Data terbaru dari BPS menunjukkan bahwa Kota Jambi mencatat Indeks Pembangunan Manusia (IPM) sebesar 81,77 pada tahun 2024—angka yang sangat tinggi dan menandakan keberhasilan dalam bidang pendidikan, kesehatan, dan daya beli. Pendapatan per kapita pun meningkat, menyentuh Rp 64,6 juta per tahun, dan tingkat kemiskinan berhasil ditekan dari 8,24% menjadi 7,73%. Dari permukaan, tampak bahwa Jambi memang sedang melangkah menuju “kota bahagia”.
Namun, angka tidak selalu mampu menangkap realitas yang dirasakan warga sehari-hari. Indeks Gini Kota Jambi yang tercatat di angka 0,37 menunjukkan bahwa ketimpangan masih cukup tinggi. Artinya, distribusi kekayaan belum merata. Segelintir kelompok menikmati hasil pembangunan, sementara sebagian warga, terutama di pinggiran kota, belum tersentuh secara adil.
Di beberapa kelurahan padat seperti Danau Teluk atau Paal Merah, akses terhadap layanan kesehatan, air bersih, dan infrastruktur masih belum ideal. Keluhan soal jalan rusak, banjir lokal, hingga biaya pendidikan yang tinggi terus muncul dari warga yang merasa tertinggal. Di sinilah letak pekerjaan rumah besar bagi Pemerintah Kota: memastikan bahwa visi “Jambi Bahagia” bukan hanya dirasakan oleh segelintir orang di pusat kota, tetapi oleh semua warga tanpa terkecuali.
Perlu diakui, Pemkot Jambi telah melakukan berbagai upaya: dari bedah rumah untuk masyarakat miskin, pelatihan UMKM, hingga pembangunan infrastruktur jalan dan digitalisasi layanan publik. Namun, langkah-langkah ini masih bersifat sektoral dan belum terintegrasi dalam kerangka besar pemerataan sosial.
Untuk benar-benar mewujudkan “Jambi Bahagia”, Pemkot perlu menempuh strategi yang lebih sistemik. Pertama, perluasan akses dan layanan publik di daerah pinggiran kota harus menjadi prioritas. Kedua, kebijakan ekonomi harus lebih berpihak pada kelompok rentan, bukan hanya menumbuhkan investasi besar.
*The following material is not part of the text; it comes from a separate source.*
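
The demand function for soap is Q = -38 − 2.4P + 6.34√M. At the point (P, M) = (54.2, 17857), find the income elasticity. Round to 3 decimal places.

0.624

At P = 54.2, M = 17857: Q = 679.135.
Holding P constant, ∂Q/∂M = 6.34/(2√M) = 0.0237222.
η_M = (∂Q/∂M)·(M/Q) = 0.0237222 × (17857/679.135) = 0.624.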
Ketiga, partisipasi warga dalam perencanaan pembangunan harus diperkuat, karena kebijakan yang baik lahir dari pemahaman terhadap kebutuhan nyata di lapangan.
Kebahagiaan bukan sekadar angka, melainkan kondisi hidup yang layak, adil, dan bermartabat. Jika Pemkot Jambi ingin mewujudkan visi ini secara utuh, maka pembangunan tidak boleh hanya berfokus pada angka makro atau pusat kota saja. “Jambi Bahagia” baru akan menjadi kenyataan jika seluruh warganya merasakan kemajuan secara merata, tidak terkecuali mereka yang berada di pinggiran dan lapisan bawah masyarakat.
Jambi tidak kekurangan potensi—yang dibutuhkan adalah komitmen untuk menjadikan kebahagiaan sebagai hak bersama, bukan hak istimewa. Maka dari itu, slogan harus dibuktikan dengan kebijakan yang berpihak, transparan, dan merata.